People who work in natural language processing get stuff done - it's a very task-oriented field. That's not to say that the theory isn't there, or is even easy to understand -- it's just that most people seem to care more about how a method performs at some well-defined thing, like named entity recognition or part-of-speech tagging, than how neat it is. There's no shortage of things to do with natural language, and each thing tends to have a standard dataset to test against and a well-defined, well-known state of the art.

I like this.

Network science, on the other hand, doesn't seem to place as high a premium on performance. I'd argue that, in many cases, it's not even clear what good performance would look like. The only well-defined, agreed-upon task that I can think of is community detection, and the standard datasets (like the 34-member karate club) are waaaaaaayyyyy smaller than what would be interesting to practitioners like, say, Facebook. It's also not a terribly well-defined thing - what makes a community, exactly?

This makes it hard to justify the field to people who aren't just naturally interested in networks (which, to be honest, is a surprisingly large number of people). On the other hand, just about everyone can agree that a tool that recognizes that 'JFK' and 'The 35th President of the United States' are coreferent is useful, regardless of whether they're interested in linguistics.

I guess this comes down to a science-vs-engineering argument, and that network science is, well, a science. There are so many fields, though, like information retrieval and natural language processing, that really succeed in being both an engineering discipline and a science, and netsci could, too.

Here are some tasks that we could nail down:

  • Predicting the presence of unobserved edges.
  • Identifying influential individuals in networks.
  • Preserving user privacy in online social networks.
  • Tractably improving node classification using network structure (shameless plug).
  • Recommending new, useful connections between users.
  • Predicting network cascade size and character.
  • Predicting network growth and decay.
  • Node and edge reification across distinct networks.

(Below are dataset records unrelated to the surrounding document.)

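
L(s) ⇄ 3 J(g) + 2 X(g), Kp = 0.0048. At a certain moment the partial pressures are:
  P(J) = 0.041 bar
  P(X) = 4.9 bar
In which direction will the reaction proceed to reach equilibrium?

forward (toward products)

(L is a pure solid — omitted from Qp.)
Qp = P(J)³·P(X)² = (0.041)³·(4.9)² = 0.0017
Qp = 0.0017 < Kp = 0.0048, so the forward reaction proceeds.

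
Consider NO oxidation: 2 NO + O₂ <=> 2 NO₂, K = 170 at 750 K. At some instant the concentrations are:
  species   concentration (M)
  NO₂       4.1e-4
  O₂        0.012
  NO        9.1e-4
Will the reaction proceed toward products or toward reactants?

forward (toward products)

Q = [NO₂]² / ([NO]²·[O₂]) = (4.1e-4)² / ((9.1e-4)²·(0.012)) = 17
Q = 17 < K = 170, so the forward reaction proceeds.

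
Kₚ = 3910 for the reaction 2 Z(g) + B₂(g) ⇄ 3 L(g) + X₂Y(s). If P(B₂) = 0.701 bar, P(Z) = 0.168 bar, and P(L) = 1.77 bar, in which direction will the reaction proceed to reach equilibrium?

(X₂Y is a pure solid — omitted from Qₚ.)
Qₚ = P(L)³ / (P(Z)²·P(B₂)) = (1.77)³ / ((0.168)²·(0.701)) = 280
Qₚ = 280 < Kₚ = 3910, so the forward reaction proceeds.

forward (toward products)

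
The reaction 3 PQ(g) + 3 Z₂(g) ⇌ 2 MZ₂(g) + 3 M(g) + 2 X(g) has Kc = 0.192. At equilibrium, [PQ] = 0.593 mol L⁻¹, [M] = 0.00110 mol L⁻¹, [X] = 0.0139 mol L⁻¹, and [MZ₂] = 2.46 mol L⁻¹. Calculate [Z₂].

[Z₂] = 3.39e-4 mol L⁻¹

At equilibrium, Kc = [MZ₂]²·[M]³·[X]² / ([PQ]³·[Z₂]³) = 0.192.
(2.46)²·(0.00110)³·(0.0139)² / ((0.593)³·([Z₂])³) = 0.192
[Z₂]³ = 3.89e-11 ⇒ [Z₂] = 3.39e-4 mol L⁻¹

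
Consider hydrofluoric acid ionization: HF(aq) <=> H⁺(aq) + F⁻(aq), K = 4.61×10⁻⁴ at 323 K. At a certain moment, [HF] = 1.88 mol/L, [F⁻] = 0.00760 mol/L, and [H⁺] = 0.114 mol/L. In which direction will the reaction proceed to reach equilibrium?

Q = [H⁺]·[F⁻] / [HF] = (0.114)·(0.00760) / (1.88) = 4.61×10⁻⁴
Q = 4.61×10⁻⁴ = K, so the system is already at equilibrium.

no net change (already at equilibrium)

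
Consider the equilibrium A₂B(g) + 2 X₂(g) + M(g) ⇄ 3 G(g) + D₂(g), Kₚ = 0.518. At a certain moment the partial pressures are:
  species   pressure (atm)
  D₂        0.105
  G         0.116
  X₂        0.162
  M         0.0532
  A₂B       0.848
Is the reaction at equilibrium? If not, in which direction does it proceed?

forward (toward products)

Qₚ = P(G)³·P(D₂) / (P(A₂B)·P(X₂)²·P(M)) = (0.116)³·(0.105) / ((0.848)·(0.162)²·(0.0532)) = 0.138
Qₚ = 0.138 < Kₚ = 0.518, so the forward reaction proceeds.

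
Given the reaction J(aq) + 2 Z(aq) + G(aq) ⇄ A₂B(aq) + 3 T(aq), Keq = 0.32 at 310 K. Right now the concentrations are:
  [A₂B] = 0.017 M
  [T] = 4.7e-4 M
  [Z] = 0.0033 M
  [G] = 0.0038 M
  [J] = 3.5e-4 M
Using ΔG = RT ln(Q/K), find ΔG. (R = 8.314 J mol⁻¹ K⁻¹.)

ΔG = -2.49 kJ/mol

Q = [A₂B]·[T]³ / ([J]·[Z]²·[G]) = (0.017)·(4.7e-4)³ / ((3.5e-4)·(0.0033)²·(0.0038)) = 0.122
ΔG = RT ln(Q/Keq) = (8.314 J mol⁻¹ K⁻¹)(310 K) × ln(0.122/0.32)
   = (2.577 kJ/mol)(-0.9643) = -2.49 kJ/mol
ΔG < 0, so the forward reaction is spontaneous (proceeds forward).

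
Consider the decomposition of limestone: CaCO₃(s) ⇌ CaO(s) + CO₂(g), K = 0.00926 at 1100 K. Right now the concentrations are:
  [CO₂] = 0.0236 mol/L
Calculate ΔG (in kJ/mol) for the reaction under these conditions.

ΔG = 8.56 kJ/mol

(CaCO₃, CaO are pure solids — omitted from Q.)
Q = [CO₂] = 0.0236
ΔG = RT ln(Q/K) = (8.314 J mol⁻¹ K⁻¹)(1100 K) × ln(0.0236/0.00926)
   = (9.145 kJ/mol)(0.9355) = 8.56 kJ/mol
ΔG > 0, so the forward reaction is non-spontaneous (proceeds in reverse).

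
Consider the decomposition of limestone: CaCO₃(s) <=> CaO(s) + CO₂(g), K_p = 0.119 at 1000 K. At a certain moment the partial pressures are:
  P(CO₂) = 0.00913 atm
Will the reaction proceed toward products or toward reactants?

(CaCO₃, CaO are pure solids — omitted from Q_p.)
Q_p = P(CO₂) = 0.00913
Q_p = 0.00913 < K_p = 0.119, so the forward reaction proceeds.

forward (toward products)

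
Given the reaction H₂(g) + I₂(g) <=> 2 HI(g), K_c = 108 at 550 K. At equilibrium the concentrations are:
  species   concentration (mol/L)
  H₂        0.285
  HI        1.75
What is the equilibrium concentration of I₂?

[I₂] = 0.0995 mol/L

At equilibrium, K_c = [HI]² / ([H₂]·[I₂]) = 108.
(1.75)² / ((0.285)·([I₂])) = 108
[I₂] = 0.0995 mol/L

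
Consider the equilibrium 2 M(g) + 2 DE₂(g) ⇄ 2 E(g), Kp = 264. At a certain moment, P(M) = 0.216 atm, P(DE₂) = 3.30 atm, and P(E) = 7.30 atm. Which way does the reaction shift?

in the forward direction

Qp = P(E)² / (P(M)²·P(DE₂)²) = (7.30)² / ((0.216)²·(3.30)²) = 105
Qp = 105 < Kp = 264, so the forward reaction proceeds.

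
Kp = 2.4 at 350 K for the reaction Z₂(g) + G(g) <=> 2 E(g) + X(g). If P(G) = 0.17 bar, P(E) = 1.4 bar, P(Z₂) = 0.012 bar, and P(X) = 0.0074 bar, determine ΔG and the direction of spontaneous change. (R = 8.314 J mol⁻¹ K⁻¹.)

Qp = P(E)²·P(X) / (P(Z₂)·P(G)) = (1.4)²·(0.0074) / ((0.012)·(0.17)) = 7.11
ΔG = RT ln(Qp/Kp) = (8.314 J mol⁻¹ K⁻¹)(350 K) × ln(7.11/2.4)
   = (2.910 kJ/mol)(1.086) = 3.16 kJ/mol
ΔG > 0, so the forward reaction is non-spontaneous (proceeds in reverse).

ΔG = 3.16 kJ/mol; the forward reaction is non-spontaneous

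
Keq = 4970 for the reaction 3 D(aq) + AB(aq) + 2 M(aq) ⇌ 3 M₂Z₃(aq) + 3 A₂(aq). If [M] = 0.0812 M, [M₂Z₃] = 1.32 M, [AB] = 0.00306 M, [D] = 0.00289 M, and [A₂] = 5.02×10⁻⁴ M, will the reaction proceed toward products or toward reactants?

to the right

Q = [M₂Z₃]³·[A₂]³ / ([D]³·[AB]·[M]²) = (1.32)³·(5.02×10⁻⁴)³ / ((0.00289)³·(0.00306)·(0.0812)²) = 597
Q = 597 < Keq = 4970, so the forward reaction proceeds.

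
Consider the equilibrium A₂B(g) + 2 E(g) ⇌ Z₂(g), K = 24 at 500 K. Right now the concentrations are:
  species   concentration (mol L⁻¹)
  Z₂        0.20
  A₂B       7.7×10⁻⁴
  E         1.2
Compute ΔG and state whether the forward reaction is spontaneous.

Q = [Z₂] / ([A₂B]·[E]²) = (0.20) / ((7.7×10⁻⁴)·(1.2)²) = 180
ΔG = RT ln(Q/K) = (8.314 J mol⁻¹ K⁻¹)(500 K) × ln(180/24)
   = (4.157 kJ/mol)(2.015) = 8.38 kJ/mol
ΔG > 0, so the forward reaction is non-spontaneous (proceeds in reverse).

ΔG = 8.38 kJ/mol; the forward reaction is non-spontaneous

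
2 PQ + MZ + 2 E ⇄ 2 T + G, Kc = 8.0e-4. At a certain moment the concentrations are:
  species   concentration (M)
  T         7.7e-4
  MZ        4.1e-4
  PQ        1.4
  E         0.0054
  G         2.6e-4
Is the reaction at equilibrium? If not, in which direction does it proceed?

Qc = [T]²·[G] / ([PQ]²·[MZ]·[E]²) = (7.7e-4)²·(2.6e-4) / ((1.4)²·(4.1e-4)·(0.0054)²) = 0.0066
Qc = 0.0066 > Kc = 8.0e-4, so the reverse reaction proceeds.

reverse (toward reactants)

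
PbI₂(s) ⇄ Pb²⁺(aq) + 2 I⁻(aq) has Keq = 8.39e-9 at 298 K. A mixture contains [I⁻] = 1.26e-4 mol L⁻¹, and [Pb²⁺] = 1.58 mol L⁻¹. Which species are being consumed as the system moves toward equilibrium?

(PbI₂ is a pure solid — omitted from Q.)
Q = [Pb²⁺]·[I⁻]² = (1.58)·(1.26e-4)² = 2.51e-8
Q = 2.51e-8 > Keq = 8.39e-9: net reverse reaction.

Pb²⁺, I⁻ (products)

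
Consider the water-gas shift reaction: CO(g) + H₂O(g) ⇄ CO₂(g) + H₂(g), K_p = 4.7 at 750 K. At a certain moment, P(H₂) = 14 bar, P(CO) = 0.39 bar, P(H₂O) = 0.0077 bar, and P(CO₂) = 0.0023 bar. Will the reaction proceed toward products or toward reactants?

Q_p = P(CO₂)·P(H₂) / (P(CO)·P(H₂O)) = (0.0023)·(14) / ((0.39)·(0.0077)) = 11
Q_p = 11 > K_p = 4.7, so the reverse reaction proceeds.

toward reactants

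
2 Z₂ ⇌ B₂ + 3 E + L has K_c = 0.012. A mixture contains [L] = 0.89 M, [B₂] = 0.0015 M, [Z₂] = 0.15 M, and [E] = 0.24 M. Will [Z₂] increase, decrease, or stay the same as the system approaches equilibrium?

Q_c = [B₂]·[E]³·[L] / [Z₂]² = (0.0015)·(0.24)³·(0.89) / (0.15)² = 8.2×10⁻⁴
Q_c = 8.2×10⁻⁴ < K_c = 0.012: net forward reaction.
Z₂ is a reactant, so it decreases.

decrease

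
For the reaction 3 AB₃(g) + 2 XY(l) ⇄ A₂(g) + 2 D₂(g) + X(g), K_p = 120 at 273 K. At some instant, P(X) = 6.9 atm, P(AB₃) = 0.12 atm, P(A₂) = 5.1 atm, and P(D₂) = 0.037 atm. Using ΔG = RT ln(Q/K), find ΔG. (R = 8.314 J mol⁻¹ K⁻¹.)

ΔG = -3.31 kJ/mol

(XY is a pure liquid — omitted from Q_p.)
Q_p = P(A₂)·P(D₂)²·P(X) / P(AB₃)³ = (5.1)·(0.037)²·(6.9) / (0.12)³ = 27.9
ΔG = RT ln(Q_p/K_p) = (8.314 J mol⁻¹ K⁻¹)(273 K) × ln(27.9/120)
   = (2.270 kJ/mol)(-1.459) = -3.31 kJ/mol
ΔG < 0, so the forward reaction is spontaneous (proceeds forward).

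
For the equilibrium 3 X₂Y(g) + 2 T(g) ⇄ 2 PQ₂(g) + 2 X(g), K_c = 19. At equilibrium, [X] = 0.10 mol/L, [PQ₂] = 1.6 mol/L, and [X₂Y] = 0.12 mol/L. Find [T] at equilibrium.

[T] = 0.88 mol/L

At equilibrium, K_c = [PQ₂]²·[X]² / ([X₂Y]³·[T]²) = 19.
(1.6)²·(0.10)² / ((0.12)³·([T])²) = 19
[T]² = 0.780 ⇒ [T] = 0.88 mol/L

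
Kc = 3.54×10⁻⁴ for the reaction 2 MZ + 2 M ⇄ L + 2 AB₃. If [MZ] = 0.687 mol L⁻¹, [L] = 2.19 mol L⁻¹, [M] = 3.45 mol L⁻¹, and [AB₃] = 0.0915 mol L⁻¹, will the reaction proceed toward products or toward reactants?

in the reverse direction

Qc = [L]·[AB₃]² / ([MZ]²·[M]²) = (2.19)·(0.0915)² / ((0.687)²·(3.45)²) = 0.00326
Qc = 0.00326 > Kc = 3.54×10⁻⁴, so the reverse reaction proceeds.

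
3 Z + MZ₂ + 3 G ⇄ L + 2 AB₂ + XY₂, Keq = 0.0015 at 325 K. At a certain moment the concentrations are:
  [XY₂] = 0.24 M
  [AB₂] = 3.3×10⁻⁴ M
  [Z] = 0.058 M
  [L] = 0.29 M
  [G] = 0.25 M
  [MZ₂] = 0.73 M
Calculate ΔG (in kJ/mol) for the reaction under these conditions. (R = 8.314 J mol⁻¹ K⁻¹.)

Q = [L]·[AB₂]²·[XY₂] / ([Z]³·[MZ₂]·[G]³) = (0.29)·(3.3×10⁻⁴)²·(0.24) / ((0.058)³·(0.73)·(0.25)³) = 0.00341
ΔG = RT ln(Q/Keq) = (8.314 J mol⁻¹ K⁻¹)(325 K) × ln(0.00341/0.0015)
   = (2.702 kJ/mol)(0.8212) = 2.22 kJ/mol
ΔG > 0, so the forward reaction is non-spontaneous (proceeds in reverse).

ΔG = 2.22 kJ/mol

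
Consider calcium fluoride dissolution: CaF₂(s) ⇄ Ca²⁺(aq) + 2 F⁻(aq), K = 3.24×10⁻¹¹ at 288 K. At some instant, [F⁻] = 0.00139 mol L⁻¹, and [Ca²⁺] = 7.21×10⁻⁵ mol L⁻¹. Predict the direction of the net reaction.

reverse (toward reactants)

(CaF₂ is a pure solid — omitted from Q.)
Q = [Ca²⁺]·[F⁻]² = (7.21×10⁻⁵)·(0.00139)² = 1.39×10⁻¹⁰
Q = 1.39×10⁻¹⁰ > K = 3.24×10⁻¹¹, so the reverse reaction proceeds.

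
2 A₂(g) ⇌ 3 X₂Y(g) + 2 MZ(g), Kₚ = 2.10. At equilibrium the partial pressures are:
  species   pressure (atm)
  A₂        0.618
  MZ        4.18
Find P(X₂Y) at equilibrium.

At equilibrium, Kₚ = P(X₂Y)³·P(MZ)² / P(A₂)² = 2.10.
(P(X₂Y))³·(4.18)² / (0.618)² = 2.10
P(X₂Y)³ = 0.0459 ⇒ P(X₂Y) = 0.358 atm

P(X₂Y) = 0.358 atm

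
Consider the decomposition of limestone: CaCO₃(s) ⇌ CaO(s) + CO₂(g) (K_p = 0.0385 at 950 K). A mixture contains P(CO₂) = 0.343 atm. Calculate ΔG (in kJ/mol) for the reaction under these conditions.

ΔG = 17.3 kJ/mol

(CaCO₃, CaO are pure solids — omitted from Q_p.)
Q_p = P(CO₂) = 0.343
ΔG = RT ln(Q_p/K_p) = (8.314 J mol⁻¹ K⁻¹)(950 K) × ln(0.343/0.0385)
   = (7.898 kJ/mol)(2.187) = 17.3 kJ/mol
ΔG > 0, so the forward reaction is non-spontaneous (proceeds in reverse).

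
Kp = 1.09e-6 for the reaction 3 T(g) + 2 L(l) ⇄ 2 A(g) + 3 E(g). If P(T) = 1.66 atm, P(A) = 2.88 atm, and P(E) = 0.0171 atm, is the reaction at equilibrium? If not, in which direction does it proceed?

toward reactants

(L is a pure liquid — omitted from Qp.)
Qp = P(A)²·P(E)³ / P(T)³ = (2.88)²·(0.0171)³ / (1.66)³ = 9.07e-6
Qp = 9.07e-6 > Kp = 1.09e-6, so the reverse reaction proceeds.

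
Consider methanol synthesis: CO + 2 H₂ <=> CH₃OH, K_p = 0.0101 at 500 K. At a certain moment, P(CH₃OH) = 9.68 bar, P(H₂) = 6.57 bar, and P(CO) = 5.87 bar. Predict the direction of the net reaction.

Q_p = P(CH₃OH) / (P(CO)·P(H₂)²) = (9.68) / ((5.87)·(6.57)²) = 0.0382
Q_p = 0.0382 > K_p = 0.0101, so the reverse reaction proceeds.

toward reactants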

To be clear - I know that there are published papers that deal with each of these, but I don't think there's really a standard benchmark to compare a new approach with in the same sense as, say, the CORA dataset for document classification.

And, to be fair, there's a shining counterexample to all of this to be found in Jure Leskovec's SNAP group - they tackle well-defined problems, write clear papers, and release their data to the world, giving a nice point of comparison.

Still, I'd love to see network science earn the same 'get it done' cred that NLP enjoys. Here's to hoping.